Rush gone from WRKO

D. A. donald_astelle@yahoo.com
Wed May 20 22:08:55 EDT 2015


 
 
 On Wed, 20 May 2015, Donna Halper wrote:
 
 > Rightly or wrongly, Rush Limbaugh's downfall began with
 the Sandra Fluke 
 > fiasco, when he totally misrepresented what Ms. Fluke
 had actually said, and 
 > then attacked her personally by calling her vile names
 for four days.  Yes, 
 > it was lefties who organized a boycott of his sponsors,
 but even some 
 > moderate Republicans and MANY businesses were
 increasingly uncomfortable with 
 > the hatefulness of his rant and how long it went on --
 it was well over the 
 > line from satire or political commentary, and a few
 rightie bloggers, who at 
 > first were in favor of attacking Ms. Fluke because she
 was an advocate for 
 > "Obamacare," quickly saw that this was becoming a
 problem and said he ought 
 > to back off.  He didn't.  
 
 
 On Wed, 20 May 2015, Rob Landry wrote:

>> I'm not sure of that. My impression is that most advertisers
 don't 
 particularly care what someone does on the air as long as it
 attracts ears 
 to their messages. The people in the "boycott Rush" movement
 are not, as 
 far as I can tell, in his target demographic, which is
 working-class white 
 men. He never did anything to alienate his target audience
 or give them 
 any reason not to patronize his sponsors.<<



I would agree with Rob...I don't believe he went on "for days" calling her "vile names".  

He made a reference to what people call a woman who wants to be paid/reimbursed for sex.  

Bad judgement?  Quite possibly.  But that was a one-time thing.  

I don't believe the "boycott Rush" really did anything, except spread disinformation about how Rush calls people "vile names" and is so "hateful".  His listeners didn't care about any boycott.  

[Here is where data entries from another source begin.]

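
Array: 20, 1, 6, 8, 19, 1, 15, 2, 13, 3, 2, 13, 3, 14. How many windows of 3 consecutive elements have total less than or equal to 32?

10

20 1 6 → sum 27  ≤ 32 ✓
1 6 8 → sum 15  ≤ 32 ✓
6 8 19 → sum 33
8 19 1 → sum 28  ≤ 32 ✓
19 1 15 → sum 35
1 15 2 → sum 18  ≤ 32 ✓
15 2 13 → sum 30  ≤ 32 ✓
2 13 3 → sum 18  ≤ 32 ✓
13 3 2 → sum 18  ≤ 32 ✓
3 2 13 → sum 18  ≤ 32 ✓
2 13 3 → sum 18  ≤ 32 ✓
13 3 14 → sum 30  ≤ 32 ✓
10 windows satisfy the condition.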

And when he gets dropped from a LOCAL station, it has little to do with national campaigns or national spot sales.

Stations were paying cash for the program...and it has gotten to the point where stations reconsidered the ROI on the cost of keeping it...and the marketplace has tilted.  

I do love how liberals are tickled with glee and attributing all sorts of philosophical reasons why the show has been removed from a few major stations.  

"See, I told you he wouldn't last!"  After, what? a 30+year run?  You've been holding that "see I told you so" for 30 years?  ;-)


As Rob said:  "Every dog has his day. The sun is setting on Rush"

No big reasons, he had his days (years) in the sun, he has peaked (along with AM radio), and the sun might indeed be setting on his radio career...but man, what a career it's been!